Dans son allocution, Allousseni Sanou a souligné l’engagement des autorités du pays, notamment celui du Président de la Transition, le général Assimi Goïta, en faveur de la protection de l’environnement et du renforcement de la résilience climatique. Il a insisté sur la nécessité de poursuivre la mobilisation des ressources nationales et extérieures pour soutenir ces priorités stratégiques.
Le ministre a également salué les efforts déployés par le ministère en charge de l’Environnement, les services techniques, les collectivités territoriales, les organisations de la société civile, les chercheurs, les femmes, les jeunes ainsi que les partenaires techniques et financiers dans la mise en œuvre des actions de protection de l’environnement.
Pour sa part, la ministre en charge de l’Environnement a rappelé que la Quinzaine de l’Environnement, instituée depuis l’an 2000, s’est imposée comme un rendez-vous national majeur de mobilisation et de sensibilisation. Selon elle, cette initiative contribue chaque année à renforcer la conscience environnementale des citoyens et à rappeler que la préservation de l’environnement constitue désormais un impératif de souveraineté, de sécurité et de développement.

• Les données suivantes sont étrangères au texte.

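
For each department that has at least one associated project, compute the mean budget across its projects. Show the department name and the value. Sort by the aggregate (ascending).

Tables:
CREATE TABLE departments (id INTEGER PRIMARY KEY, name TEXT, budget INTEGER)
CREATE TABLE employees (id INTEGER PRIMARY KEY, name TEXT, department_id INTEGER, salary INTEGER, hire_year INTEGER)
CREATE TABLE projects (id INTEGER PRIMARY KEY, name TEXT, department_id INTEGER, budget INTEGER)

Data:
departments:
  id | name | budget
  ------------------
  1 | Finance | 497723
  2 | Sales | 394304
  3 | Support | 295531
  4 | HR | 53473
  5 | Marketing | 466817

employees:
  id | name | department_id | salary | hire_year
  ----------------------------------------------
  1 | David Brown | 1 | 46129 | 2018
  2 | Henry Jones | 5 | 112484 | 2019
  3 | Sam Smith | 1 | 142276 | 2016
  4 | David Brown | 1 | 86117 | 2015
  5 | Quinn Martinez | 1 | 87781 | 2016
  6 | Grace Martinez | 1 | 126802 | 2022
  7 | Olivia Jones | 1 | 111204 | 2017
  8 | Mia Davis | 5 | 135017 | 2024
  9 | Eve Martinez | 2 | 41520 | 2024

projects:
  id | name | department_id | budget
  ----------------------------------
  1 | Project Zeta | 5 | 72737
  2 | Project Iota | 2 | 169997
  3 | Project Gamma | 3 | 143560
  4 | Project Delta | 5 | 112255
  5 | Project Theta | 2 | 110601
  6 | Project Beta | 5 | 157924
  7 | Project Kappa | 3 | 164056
SELECT p.name, AVG(c.budget) AS avg_budget FROM projects c JOIN departments p ON c.department_id = p.id GROUP BY p.id, p.name ORDER BY avg_budget ASC

Execution result:
name | avg_budget
Marketing | 114305.33
Sales | 140299.00
Support | 153808.00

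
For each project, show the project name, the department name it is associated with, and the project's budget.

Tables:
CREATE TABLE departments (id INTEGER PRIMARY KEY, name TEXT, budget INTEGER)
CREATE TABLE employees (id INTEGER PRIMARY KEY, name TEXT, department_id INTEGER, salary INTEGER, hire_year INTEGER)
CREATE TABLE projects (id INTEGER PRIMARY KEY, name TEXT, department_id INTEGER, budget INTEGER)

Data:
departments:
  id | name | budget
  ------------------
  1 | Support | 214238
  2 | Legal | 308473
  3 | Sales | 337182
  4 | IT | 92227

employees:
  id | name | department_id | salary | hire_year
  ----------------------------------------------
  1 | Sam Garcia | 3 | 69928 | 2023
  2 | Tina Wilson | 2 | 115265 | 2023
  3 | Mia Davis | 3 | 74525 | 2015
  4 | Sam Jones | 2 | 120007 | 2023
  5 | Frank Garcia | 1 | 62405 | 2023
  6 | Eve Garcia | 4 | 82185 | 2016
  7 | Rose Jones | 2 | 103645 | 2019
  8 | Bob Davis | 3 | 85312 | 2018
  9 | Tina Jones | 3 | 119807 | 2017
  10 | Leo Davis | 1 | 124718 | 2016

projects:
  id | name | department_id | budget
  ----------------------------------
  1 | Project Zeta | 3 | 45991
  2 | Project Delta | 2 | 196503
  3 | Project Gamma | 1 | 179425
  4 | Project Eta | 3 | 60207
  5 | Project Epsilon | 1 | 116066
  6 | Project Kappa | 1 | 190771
SELECT c.name, p.name AS department, c.budget FROM projects c JOIN departments p ON c.department_id = p.id

Execution result:
name | department | budget
Project Zeta | Sales | 45991
Project Delta | Legal | 196503
Project Gamma | Support | 179425
Project Eta | Sales | 60207
Project Epsilon | Support | 116066
Project Kappa | Support | 190771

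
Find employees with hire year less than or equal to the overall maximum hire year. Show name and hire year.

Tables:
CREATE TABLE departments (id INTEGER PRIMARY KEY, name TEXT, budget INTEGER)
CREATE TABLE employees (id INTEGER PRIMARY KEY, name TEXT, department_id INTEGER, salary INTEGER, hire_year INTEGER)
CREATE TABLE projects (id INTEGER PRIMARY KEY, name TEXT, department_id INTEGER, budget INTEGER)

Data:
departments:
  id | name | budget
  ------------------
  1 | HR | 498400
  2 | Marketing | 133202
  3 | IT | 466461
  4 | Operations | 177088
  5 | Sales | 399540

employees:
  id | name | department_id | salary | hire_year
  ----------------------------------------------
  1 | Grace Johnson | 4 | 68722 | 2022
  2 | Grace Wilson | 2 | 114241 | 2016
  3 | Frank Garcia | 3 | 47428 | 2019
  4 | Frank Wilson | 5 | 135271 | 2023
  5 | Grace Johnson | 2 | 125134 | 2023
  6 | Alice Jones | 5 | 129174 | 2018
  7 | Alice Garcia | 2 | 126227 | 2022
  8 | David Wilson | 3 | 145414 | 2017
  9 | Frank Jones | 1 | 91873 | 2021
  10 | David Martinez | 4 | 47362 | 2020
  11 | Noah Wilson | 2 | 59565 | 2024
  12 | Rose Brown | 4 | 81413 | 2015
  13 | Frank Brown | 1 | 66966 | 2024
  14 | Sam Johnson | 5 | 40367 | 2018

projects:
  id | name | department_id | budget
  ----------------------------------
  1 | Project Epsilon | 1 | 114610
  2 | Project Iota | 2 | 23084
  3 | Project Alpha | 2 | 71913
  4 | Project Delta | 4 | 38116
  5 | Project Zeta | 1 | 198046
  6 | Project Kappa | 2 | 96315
SELECT name, hire_year FROM employees WHERE hire_year <= (SELECT MAX(hire_year) FROM employees)

Execution result:
name | hire_year
Grace Johnson | 2022
Grace Wilson | 2016
Frank Garcia | 2019
Frank Wilson | 2023
Grace Johnson | 2023
Alice Jones | 2018
Alice Garcia | 2022
David Wilson | 2017
Frank Jones | 2021
David Martinez | 2020
Noah Wilson | 2024
Rose Brown | 2015
Frank Brown | 2024
Sam Johnson | 2018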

Doumbia Mariam Tangara a également souligné que l’événement s’inscrit entre deux dates symboliques : la Journée mondiale de l’environnement, célébrée le 5 juin, et la Journée internationale de lutte contre la désertification et la sécheresse, observée le 17 juin.
L’édition 2026 est articulée autour de deux thèmes complémentaires : « La crise climatique et les solutions pour un avenir plus sûr, plus résilient et plus durable », en lien avec la Journée mondiale de l’environnement, et « Pâturages : reconnaître, respecter, restaurer », dans le cadre de la Journée internationale de lutte contre la désertification et la sécheresse.

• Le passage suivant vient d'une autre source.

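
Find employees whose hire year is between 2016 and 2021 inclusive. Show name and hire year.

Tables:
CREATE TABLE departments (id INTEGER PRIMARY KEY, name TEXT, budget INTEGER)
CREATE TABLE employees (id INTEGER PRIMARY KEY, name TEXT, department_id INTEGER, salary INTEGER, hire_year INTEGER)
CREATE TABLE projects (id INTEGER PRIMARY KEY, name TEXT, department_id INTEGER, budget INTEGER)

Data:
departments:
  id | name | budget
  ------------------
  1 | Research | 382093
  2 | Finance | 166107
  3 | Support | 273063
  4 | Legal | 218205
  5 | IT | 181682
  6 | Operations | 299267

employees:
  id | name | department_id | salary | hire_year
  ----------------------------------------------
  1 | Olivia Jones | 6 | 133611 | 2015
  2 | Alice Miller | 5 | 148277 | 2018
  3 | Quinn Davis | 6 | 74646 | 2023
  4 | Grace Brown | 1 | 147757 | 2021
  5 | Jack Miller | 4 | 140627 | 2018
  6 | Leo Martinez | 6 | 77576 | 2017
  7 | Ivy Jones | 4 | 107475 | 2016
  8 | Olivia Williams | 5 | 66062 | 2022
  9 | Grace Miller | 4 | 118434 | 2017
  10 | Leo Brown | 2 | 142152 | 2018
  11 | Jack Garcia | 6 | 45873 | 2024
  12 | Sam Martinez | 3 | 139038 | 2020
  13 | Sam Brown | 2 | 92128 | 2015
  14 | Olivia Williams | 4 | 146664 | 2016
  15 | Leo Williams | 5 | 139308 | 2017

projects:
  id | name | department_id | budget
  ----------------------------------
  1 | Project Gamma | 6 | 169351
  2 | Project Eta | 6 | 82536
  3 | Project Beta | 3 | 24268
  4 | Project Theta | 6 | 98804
SELECT name, hire_year FROM employees WHERE hire_year BETWEEN 2016 AND 2021

Execution result:
name | hire_year
Alice Miller | 2018
Grace Brown | 2021
Jack Miller | 2018
Leo Martinez | 2017
Ivy Jones | 2016
Grace Miller | 2017
Leo Brown | 2018
Sam Martinez | 2020
Olivia Williams | 2016
Leo Williams | 2017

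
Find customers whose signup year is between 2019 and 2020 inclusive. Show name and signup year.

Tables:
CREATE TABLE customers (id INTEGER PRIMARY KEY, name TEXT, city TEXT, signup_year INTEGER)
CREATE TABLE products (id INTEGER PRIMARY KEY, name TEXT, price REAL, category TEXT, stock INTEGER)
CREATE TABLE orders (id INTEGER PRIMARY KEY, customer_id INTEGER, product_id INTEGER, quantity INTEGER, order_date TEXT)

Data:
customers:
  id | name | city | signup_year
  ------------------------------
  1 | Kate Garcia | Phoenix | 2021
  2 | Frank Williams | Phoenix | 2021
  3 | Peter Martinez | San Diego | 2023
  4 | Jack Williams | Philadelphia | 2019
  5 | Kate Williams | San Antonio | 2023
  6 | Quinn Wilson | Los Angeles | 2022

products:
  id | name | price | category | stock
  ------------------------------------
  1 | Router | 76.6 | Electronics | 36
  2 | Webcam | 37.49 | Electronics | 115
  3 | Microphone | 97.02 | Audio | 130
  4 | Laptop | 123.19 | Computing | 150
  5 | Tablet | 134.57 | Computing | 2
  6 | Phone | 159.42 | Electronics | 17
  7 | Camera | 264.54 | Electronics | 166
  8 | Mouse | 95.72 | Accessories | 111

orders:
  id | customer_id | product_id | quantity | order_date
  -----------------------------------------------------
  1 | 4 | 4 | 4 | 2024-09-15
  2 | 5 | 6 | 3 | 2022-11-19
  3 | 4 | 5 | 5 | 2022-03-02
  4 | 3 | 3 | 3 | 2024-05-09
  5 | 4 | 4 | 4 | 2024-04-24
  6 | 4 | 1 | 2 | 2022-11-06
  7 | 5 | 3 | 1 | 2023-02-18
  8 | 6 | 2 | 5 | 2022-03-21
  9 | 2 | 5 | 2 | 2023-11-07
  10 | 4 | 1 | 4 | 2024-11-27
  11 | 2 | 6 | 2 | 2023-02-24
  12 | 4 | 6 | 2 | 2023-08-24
SELECT name, signup_year FROM customers WHERE signup_year BETWEEN 2019 AND 2020

Execution result:
name | signup_year
Jack Williams | 2019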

Avant de conclure son intervention, la ministre a exprimé sa reconnaissance aux autorités du pays pour leur engagement constant en faveur de la protection de l’environnement. Elle a également remercié ses homologues des pays membres de l’AES pour leur solidarité ainsi que l’ensemble des acteurs œuvrant quotidiennement à la préservation des ressources naturelles.
S’exprimant au nom des partenaires techniques et financiers, le Représentant résident par intérim au Mali, Roland Seri, a réaffirmé leur disponibilité à accompagner le gouvernement du Mali dans la réalisation de ses ambitions climatiques et dans la mise en œuvre des projets structurants de la Stratégie nationale pour l’émergence et le développement durable.
Il a salué la qualité du partenariat et du dialogue entretenus avec les autorités maliennes, tout en renouvelant l’engagement des partenaires à soutenir les initiatives visant à accélérer l’action climatique et à améliorer durablement les conditions de vie des populations.